Montréal’s proximity to the major markets of the eastern seaboard, and its established standing as a launching stage to all points west, made it an ideal distribution hub. At a crucial juncture in the recording industry’s development, the city found itself acting as a crucial connection between European and North American markets. Berliner’s facilities meant that touring musicians now required a stop in Montréal, where they would take the opportunity to record new music for distribution. It also meant that there was no lack of work for the city’s local musicians, who either provided backing bands for international stars, or were themselves given the opportunity to record music. At a time when recorded music was still viewed as an addendum to the true focus of sales – the gramophone that served as a piece of furniture in people’s homes – the wider the range of music that Berliner made available, the better.
Very early on, when his mind must have been racing with the potential for vast expansion, Berliner took into account the welfare and integrity of those whose voices he would be disseminating. “Prominent singers, speakers and performers may derive an income on royalties on the sale of their (recordings),” he said during a speech in Philadelphia, “and valuable plates may be printed and registered to protect against unauthorized publication.” In other words, it’s not just lovers of recorded music who owe Berliner a debt. Any musician who has ever received a royalty check can offer thanks to the man from Hanover. In a business that would sadly become notorious for exploitation, Berliner was already a maverick.
Journals from shortly before his death in 1929 reveal a man still upset by Edison’s greater fame.
Before long, Emile went back to the United States to pursue new ventures. He left the business in the capable hands of his son Henry, under whom the company evolved into the Canadian arm of RCA Victor. In 1919, eldest son Herbert formed the Compo Company, Canada’s first independent label, in nearby Lachine.
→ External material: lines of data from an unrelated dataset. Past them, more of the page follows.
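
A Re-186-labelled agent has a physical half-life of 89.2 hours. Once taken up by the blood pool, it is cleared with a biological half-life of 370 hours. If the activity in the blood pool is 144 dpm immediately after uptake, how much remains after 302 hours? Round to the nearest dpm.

8 dpm

1/t_eff = 1/t_phys + 1/t_biol = 1/89.2 + 1/370 = 0.013913 per hour.
t_eff = 89.2 × 370 / (89.2 + 370) ≈ 71.873 hours.
Remaining = 144 × (1/2)^(302/71.873) = 144 × (1/2)^4.2019 ≈ 7.8248 dpm.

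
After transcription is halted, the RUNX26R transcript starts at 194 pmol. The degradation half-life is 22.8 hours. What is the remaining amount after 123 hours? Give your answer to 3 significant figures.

4.61 pmol

Number of half-lives: n = 123/22.8 ≈ 5.3947.
Remaining = 194 × (1/2)^5.3947 = 194 × 0.02377 ≈ 4.6113 pmol.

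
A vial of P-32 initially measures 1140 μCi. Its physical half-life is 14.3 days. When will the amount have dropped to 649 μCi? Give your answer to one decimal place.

Fraction remaining = 649/1140 ≈ 0.5693.
n = log₂(1140/649) = ln(1.7565)/ln 2 ≈ 0.81274 half-lives.
t = n × t½ = 0.81274 × 14.3 ≈ 11.622 days.

11.6 days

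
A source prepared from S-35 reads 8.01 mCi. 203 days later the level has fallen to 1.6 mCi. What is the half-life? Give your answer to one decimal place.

87.4 days

A/A₀ = 1.6/8.01 ≈ 0.19975.
n = log₂(5.0062) ≈ 2.3237 half-lives elapsed in 203 days.
t½ = 203/2.3237 ≈ 87.36 days.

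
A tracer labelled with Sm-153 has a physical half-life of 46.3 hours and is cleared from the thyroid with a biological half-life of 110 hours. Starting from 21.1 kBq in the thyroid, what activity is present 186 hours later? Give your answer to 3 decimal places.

1/t_eff = 1/t_phys + 1/t_biol = 1/46.3 + 1/110 = 0.030689 per hour.
t_eff = 46.3 × 110 / (46.3 + 110) ≈ 32.585 hours.
Remaining = 21.1 × (1/2)^(186/32.585) = 21.1 × (1/2)^5.7082 ≈ 0.4036 kBq.

0.404 kBq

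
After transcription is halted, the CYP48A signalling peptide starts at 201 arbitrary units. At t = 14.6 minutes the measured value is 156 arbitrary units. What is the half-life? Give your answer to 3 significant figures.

A/A₀ = 156/201 ≈ 0.77612.
n = log₂(1.2885) ≈ 0.36565 half-lives elapsed in 14.6 minutes.
t½ = 14.6/0.36565 ≈ 39.929 minutes.

39.9 minutes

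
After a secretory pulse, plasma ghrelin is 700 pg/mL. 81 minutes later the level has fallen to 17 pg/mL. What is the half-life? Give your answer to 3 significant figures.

A/A₀ = 17/700 ≈ 0.024286.
n = log₂(41.176) ≈ 5.3637 half-lives elapsed in 81 minutes.
t½ = 81/5.3637 ≈ 15.101 minutes.

15.1 minutes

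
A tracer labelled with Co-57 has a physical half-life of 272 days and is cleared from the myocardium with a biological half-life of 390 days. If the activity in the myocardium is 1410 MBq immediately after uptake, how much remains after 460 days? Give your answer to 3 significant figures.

193 MBq

1/t_eff = 1/t_phys + 1/t_biol = 1/272 + 1/390 = 0.0062406 per day.
t_eff = 272 × 390 / (272 + 390) ≈ 160.24 days.
Remaining = 1410 × (1/2)^(460/160.24) = 1410 × (1/2)^2.8707 ≈ 192.78 MBq.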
Follow each of those paths through the proceeding decades, through the twists and turns of an ever-evolving industry, and you end up respectively at today’s Sony Music Entertainment and Universal Music Group.
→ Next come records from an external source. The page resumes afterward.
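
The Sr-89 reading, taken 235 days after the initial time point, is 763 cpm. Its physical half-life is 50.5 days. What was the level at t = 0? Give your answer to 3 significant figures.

Number of half-lives elapsed: n = 235/50.5 ≈ 4.6535.
A₀ = A × 2^n = 763 × 2^4.6535 = 763 × 25.167 ≈ 19202 cpm.

19200 cpm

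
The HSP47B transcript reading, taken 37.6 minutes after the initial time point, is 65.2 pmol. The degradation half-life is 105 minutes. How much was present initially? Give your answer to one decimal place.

83.6 pmol

Number of half-lives elapsed: n = 37.6/105 ≈ 0.3581.
A₀ = A × 2^n = 65.2 × 2^0.3581 = 65.2 × 1.2817 ≈ 83.569 pmol.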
Off the frontlines of the commercial music scene, Berliner was far from a spent creative force. He developed a rotary-engine helicopter in 1922, and an acoustic tile a couple of years later. As a proto-feminist philanthropist, he established a fellowship for women scientists. As a crusader for public hygiene, he led the fight – contentious in its day – for the pasteurization of milk. It would be nice to think he spent his twilight years happy with all he’d achieved, but that doesn’t appear to be the case. Journals from shortly before his death in 1929 reveal a man still upset by Edison’s greater fame.
It would be wrong, though, to see Berliner’s story as tragic. Since 1996, the RCA Building on Lenoir and Saint-Antoine – long since sold off by the parent company and leased to an assortment of commercial concerns – has been home to the Emile Berliner Museum, a small but immaculately curated space devoted to the man and his work. Visiting these two rooms, seeing some of Berliner’s brainchildren in the very place where the man himself once worked, is like stepping back in time. If you’re a lover of records, something else is likely to hit you too. While in Montréal, Emile Berliner gave birth to the idea of an extensive home library of recorded music, and for over a century that model has reigned unchallenged.